Our study found negative associations between PFDeA and total cholesterol. Generally in population studies PFAS were associated with higher total cholesterol, higher low-density lipoprotein (LDL), and elevated triglycerides indicating a less favorable lipid profile with elevated PFAS exposure.53 In a prospective Boston-area pre-birth cohort (1999–2010), higher mid-childhood quartiles of plasma PFDeA, PFOS, and PFOA concentrations were associated with higher TC and LDL-C among girls.54 However, in this same cohort higher plasma PFOS, PFOA, and PFDeA concentrations were also associated with higher HDL-C and/or lower TG among boys and girls combined. More research will help improve our understanding of the possible role of PFDeA on lipids, and other health effects.

Our study found negative associations between PFUA and interleukin-6. Interleukin-6 is an inflammatory cytokine produced in response to infection but also involved in regulation of metabolic, and regenerative processes.55 PFAS exposure may downregulate immune system and antibody response.56, 57 Overall, there is scientific support that PFAS exposure is associated with deficient immune function however, in our study the negative association of PFUA with interleukin-6 may be a novel finding and could be substantiated with further research.

The current study was limited by the relatively small number of firefighters analyzed and their geographic area, including only Phoenix and Tucson firefighters as compared to the national distribution of participants from NHANES. No information is available to determine if any of the firefighters had worked at an airport fire station and no information is available on PFAS levels in their drinking water.

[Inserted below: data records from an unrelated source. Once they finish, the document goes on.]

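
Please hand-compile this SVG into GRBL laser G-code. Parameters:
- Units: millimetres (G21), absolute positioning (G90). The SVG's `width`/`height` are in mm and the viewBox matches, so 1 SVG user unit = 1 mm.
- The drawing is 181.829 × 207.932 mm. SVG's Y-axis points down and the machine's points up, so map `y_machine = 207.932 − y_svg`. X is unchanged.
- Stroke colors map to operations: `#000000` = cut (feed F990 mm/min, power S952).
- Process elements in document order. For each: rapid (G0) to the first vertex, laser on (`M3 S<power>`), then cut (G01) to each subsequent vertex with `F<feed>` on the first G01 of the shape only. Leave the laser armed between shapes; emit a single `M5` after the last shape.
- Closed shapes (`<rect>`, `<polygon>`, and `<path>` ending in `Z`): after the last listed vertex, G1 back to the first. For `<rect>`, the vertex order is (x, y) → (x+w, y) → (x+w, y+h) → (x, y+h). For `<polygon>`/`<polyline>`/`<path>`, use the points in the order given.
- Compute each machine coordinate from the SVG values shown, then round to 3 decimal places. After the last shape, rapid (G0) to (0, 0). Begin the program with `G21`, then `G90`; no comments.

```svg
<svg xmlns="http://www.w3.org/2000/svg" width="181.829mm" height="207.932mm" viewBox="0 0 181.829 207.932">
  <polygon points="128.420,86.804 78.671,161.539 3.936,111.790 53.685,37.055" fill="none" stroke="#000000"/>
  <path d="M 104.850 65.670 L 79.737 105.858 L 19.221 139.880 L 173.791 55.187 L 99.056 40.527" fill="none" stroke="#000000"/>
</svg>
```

G21
G90
G0 X128.420 Y121.128
M3 S952
G01 X78.671 Y46.393 F990
G01 X3.936 Y96.142
G01 X53.685 Y170.877
G01 X128.420 Y121.128
G0 X104.850 Y142.262
M3 S952
G01 X79.737 Y102.074 F990
G01 X19.221 Y68.052
G01 X173.791 Y152.745
G01 X99.056 Y167.405
M5
G0 X0.000 Y0.000

Since the viewBox matches the mm dimensions, user units are millimetres directly. The only transform is the Y-flip y_m = 207.932 − y_svg.

Shape 1 is a regular polygon drawn with `<polygon>`. Its stroke #000000 means cut at S952, F990. After flipping Y the toolpath is (128.420,121.128) → (78.671,46.393) → (3.936,96.142) → (53.685,170.877) → (128.420,121.128), returning to the start.

Shape 2 is a open polyline drawn with `<path>`. Its stroke #000000 means cut at S952, F990. After flipping Y the toolpath is (104.850,142.262) → (79.737,102.074) → (19.221,68.052) → (173.791,152.745) → (99.056,167.405).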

Given that the blood samples were collected in 2009 and both occupational and other environmental exposures may have changed, the study findings may not be representative of current firefighter exposures. PFAS serum concentrations in the US population measured by NHANES have declined by more than 70% over the recent years due to the phase out of PFOA, PFOS, and PFHxS.11 However, the concentration of PFNA has increased.10, 58

Conclusions

Serum concentrations of PFHxS were higher in this study of Arizona firefighters than in the general US population, whereas PFNA and PFUA were lower. PFAS concentrations were not associated with measures of increased cardiometabolic risk in this study population.

Acknowledgments:

The contribution of study participants is gratefully acknowledged.

Funding Sources:

The Southwest Environmental Health Sciences Center (SWEHSC) through National Institute of Environmental Health Sciences grant P30 ES006694 and the Federal Emergency Management Agency grant EMW-2007-FP-01499

Footnotes

Conflict of Interest: none declared

Ethical Considerations & Disclosure(s) (e.g., IRB information, consent process, if applicable).

The study was approved by the University of Arizona Institutional Review Board (IRB) and written informed consent was obtained from all participants.